The President of the French Republic will pay a formal visit to Greenland on Sunday June 15, 2025, more than a year after the inauguration of the European Union office in Nuuk by Ursula von der Leyen, President of the Commission. He will hold talks with the Prime Minister of the Kingdom of Denmark and the Prime Minister of Greenland, an autonomous territory of Denmark.
Humpback whale in Greenland waters © dune_huus
Robin des Bois (Robin Hood) would like President Emmanuel Macron to take this opportunity to discuss the safety of whales and other cetaceans in the North-East Atlantic and Arctic too. The attention of the Greenlandic Prime Minister should be drawn to the anachronistic and cruel nature of whaling and dolphin hunting in the coastal waters of the territory for which he is responsible.
Between 2013 and 2023, in Greenland’s coastal waters, 1,915 whales were killed, including fin whales, humpback whales, minke whales and bottlenose whales. According to official statistics, which do not take poaching into account, 274 orcas, 2,457 belugas, nearly 3,000 pilot whales and more than 4,500 dolphins were killed during the same period. While it may appear legitimate to some that the indigenous people of Greenland continue, despite the economic revolution on the world’s largest island, to demonstrate their cultural and dietary attachment to these exceptional creatures, the fact remains that these figures exceed reason and necessity. In 2013, the narwhal hunting quota was 398; in 2023, it was 654.
Before flying to the 51st G7 summit in Canada, President Macron will not have time to notice that in some restaurants in Nuuk, the skin and fat of narwhals, belugas, bowhead whales and fin whales are served under the name ‘mattak’. This commercial and touristic exploitation is an insidious promotion of whaling and contradicts European Council Directive 92/43/EEC of May 21, 1992, on the conservation of natural habitats and of wild fauna and flora, which prohibits all forms of intentional capture or killing of cetaceans and trade in whale by-products.
As a representative of the European Union, Emmanuel Macron should also take responsibility for calling on the Prime Minister of Denmark to put a definitive end to “Grindadráp”, the annual slaughter of hundreds of pilot whales and other dolphins cornered by recreational and professional fishermen using motorised boats and organised noise making in the bays of the Faroe Islands, another autonomous territory of Denmark. Denmark, a member of the European Union, remains committed to harpooning. It is a brother in arms with Japan.

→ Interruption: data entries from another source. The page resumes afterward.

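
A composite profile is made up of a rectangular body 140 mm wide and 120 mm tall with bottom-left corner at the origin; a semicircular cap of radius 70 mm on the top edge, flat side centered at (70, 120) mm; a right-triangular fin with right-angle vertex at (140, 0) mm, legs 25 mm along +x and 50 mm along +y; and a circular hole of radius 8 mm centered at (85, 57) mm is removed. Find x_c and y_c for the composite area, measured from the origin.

rectangular body: A = 140 × 120 = 16800.00, centroid at (70.00, 60.00).
semicircular top: A = ½π·70² = 7696.90, centroid at (70.00, 149.71).
triangular fin: A = ½·25·50 = 625.00, centroid at (148.33, 16.67).
hole: A = −π·8² = -201.06, centroid at (85.00, 57.00).
ΣA = 24920.84 mm²
ΣAx_c = (16800.00)(70.00) + (7696.90)(70.00) + (625.00)(148.33) + (-201.06)(85.00) = 1790401.21 mm³
ΣAy_c = (16800.00)(60.00) + (7696.90)(149.71) + (625.00)(16.67) + (-201.06)(57.00) = 2159251.04 mm³
x_c = 1790401.21 / 24920.84 = 71.84 mm
y_c = 2159251.04 / 24920.84 = 86.64 mm

x_c = 71.84 mm, y_c = 86.64 mm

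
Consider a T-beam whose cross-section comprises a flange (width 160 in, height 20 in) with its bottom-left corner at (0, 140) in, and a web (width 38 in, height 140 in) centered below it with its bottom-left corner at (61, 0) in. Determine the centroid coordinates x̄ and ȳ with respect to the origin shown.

x̄ = 80.00 in, ȳ = 100.05 in

web: A = 38 × 140 = 5320.00, centroid at (80.00, 70.00).
flange: A = 160 × 20 = 3200.00, centroid at (80.00, 150.00).
ΣA = 8520.00 in²
ΣAx̄ = (5320.00)(80.00) + (3200.00)(80.00) = 681600.00 in³
ΣAȳ = (5320.00)(70.00) + (3200.00)(150.00) = 852400.00 in³
x̄ = 681600.00 / 8520.00 = 80.00 in
ȳ = 852400.00 / 8520.00 = 100.05 in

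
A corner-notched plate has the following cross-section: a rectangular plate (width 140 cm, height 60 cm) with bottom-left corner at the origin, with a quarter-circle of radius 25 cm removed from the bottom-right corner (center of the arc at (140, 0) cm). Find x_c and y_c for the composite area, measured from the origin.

plate: A = 140 × 60 = 8400.00, centroid at (70.00, 30.00).
removed quarter-circle: A = −¼π·25² = -490.87, centroid at (129.39, 10.61).
ΣA = 7909.13 cm², ΣAx_c = 524485.99 cm³, ΣAy_c = 246791.67 cm³.
x_c = 524485.99/7909.13 = 66.31 cm; y_c = 246791.67/7909.13 = 31.20 cm.

x_c = 66.31 cm, y_c = 31.20 cm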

Whales have much greater ecological value in the ocean than economic value on restaurant tables. Pioneering studies by Robin des Bois (1) show that whale carcasses on the ocean floor create biological oases and feed marine species adapted to life in the deep sea. The fight against global warming is featured as a major component of the national and international policy defended by Emmanuel Macron. Robin des Bois reminds him that the Citizens’ Climate Convention he initiated recommended the protection of whales in one of its proposals, highlighting their contribution to carbon storage during their lifetime and after their death.
Robin des Bois has been an observer since 1988 at the International Whaling Commission, since 1989 at the Washington Convention on International Trade in Endangered Species of Wild Fauna and Flora, known as CITES, and since 2005 at the Convention for the Protection of the Marine Environment of the North-East Atlantic, known as OSPAR.